Let (s)he who is not guilty cast the first stone...
9/10
Author: Immersion from London
25 September 2007
First of all, I think this film quite rightly got the plug it deserved on all of the Broadsheets in the UK. This might be partly due to the involvement of Ken Loach himself but also because it is a rather poignant essay of the one crucial aspect of globalisation – the richer countries exploiting the availability of the cheap labour available from the poorer countries.This is not the first of its kind to be done, but this film had sympathy, warmth, objectivity and class and a viable plot.
The whole film, however, is carried by Kierston Wareing, with no real development of other characters such as her business partner or even her dad, who both could have highlighted the different shades of the argument and perhaps externalised some of the conflicts that we all face when we encounter the by-products of such exploitation.By this, I mean the cheap strawberries in the supermarkets, casual builders, the "baristas" working behind the various Coffee chains and basically all of the other unsung victims who go to subsidising every aspect of our material life.
The basic kernel of the film does succeed to some extent in showing the different facets of the human character such as sympathy for the individual versus the indifference to the abstracted group; highlighting the similarities in the trials and tribulations of people in both the 'host' and the 'donor' countries; the fact that a lot of people are up for making a quick buck off the suffering of others; and that people exist who will try and be fair to others regardless of their backgrounds.
However, the reality might not be so clear cut and easily digestible.

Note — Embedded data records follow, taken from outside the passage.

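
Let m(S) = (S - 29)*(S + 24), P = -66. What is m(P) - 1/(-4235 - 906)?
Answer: 20512591/5141 ≈ 3990.0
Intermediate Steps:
m(S) = (-29 + S)*(24 + S)
m(P) - 1/(-4235 - 906) = (-696 + (-66)² - 5*(-66)) - 1/(-4235 - 906) = (-696 + 4356 + 330) - 1/(-5141) = 3990 - 1*(-1/5141) = 3990 + 1/5141 = 20512591/5141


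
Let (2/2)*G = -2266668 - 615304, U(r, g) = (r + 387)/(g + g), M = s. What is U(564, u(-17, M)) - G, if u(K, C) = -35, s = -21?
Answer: 201737089/70 ≈ 2.8820e+6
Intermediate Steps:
M = -21
U(r, g) = (387 + r)/(2*g) (U(r, g) = (387 + r)/((2*g)) = (387 + r)*(1/(2*g)) = (387 + r)/(2*g))
G = -2881972 (G = -2266668 - 615304 = -2881972)
U(564, u(-17, M)) - G = (1/2)*(387 + 564)/(-35) - 1*(-2881972) = (1/2)*(-1/35)*951 + 2881972 = -951/70 + 2881972 = 201737089/70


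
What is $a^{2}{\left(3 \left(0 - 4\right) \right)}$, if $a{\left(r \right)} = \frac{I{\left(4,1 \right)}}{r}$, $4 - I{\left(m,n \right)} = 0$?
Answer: $\frac{1}{9} \approx 0.11111$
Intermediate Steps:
$I{\left(m,n \right)} = 4$ ($I{\left(m,n \right)} = 4 - 0 = 4 + 0 = 4$)
$a{\left(r \right)} = \frac{4}{r}$
$a^{2}{\left(3 \left(0 - 4\right) \right)} = \left(\frac{4}{3 \left(0 - 4\right)}\right)^{2} = \left(\frac{4}{3 \left(-4\right)}\right)^{2} = \left(\frac{4}{-12}\right)^{2} = \left(4 \left(- \frac{1}{12}\right)\right)^{2} = \left(- \frac{1}{3}\right)^{2} = \frac{1}{9}$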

Perhaps not all of the immigrant workers are so docile and placid; perhaps not all immigrant workers are so subservient and accepting when the roles are reversed and the female becomes the sexual predator; perhaps not all immigrant workers insist on "passing on the favour instead of returning it".
While it is a noble effort and some effort has been made to highlight the plight of such immigrants, it is still just a snapshot of a much more knotty problem – a problem that we are all, to some extent, responsible for.That said, "Bravo" to the fantastic Mr. Loach for agreeing to get his "hands dirty" with such a current and contentious subject.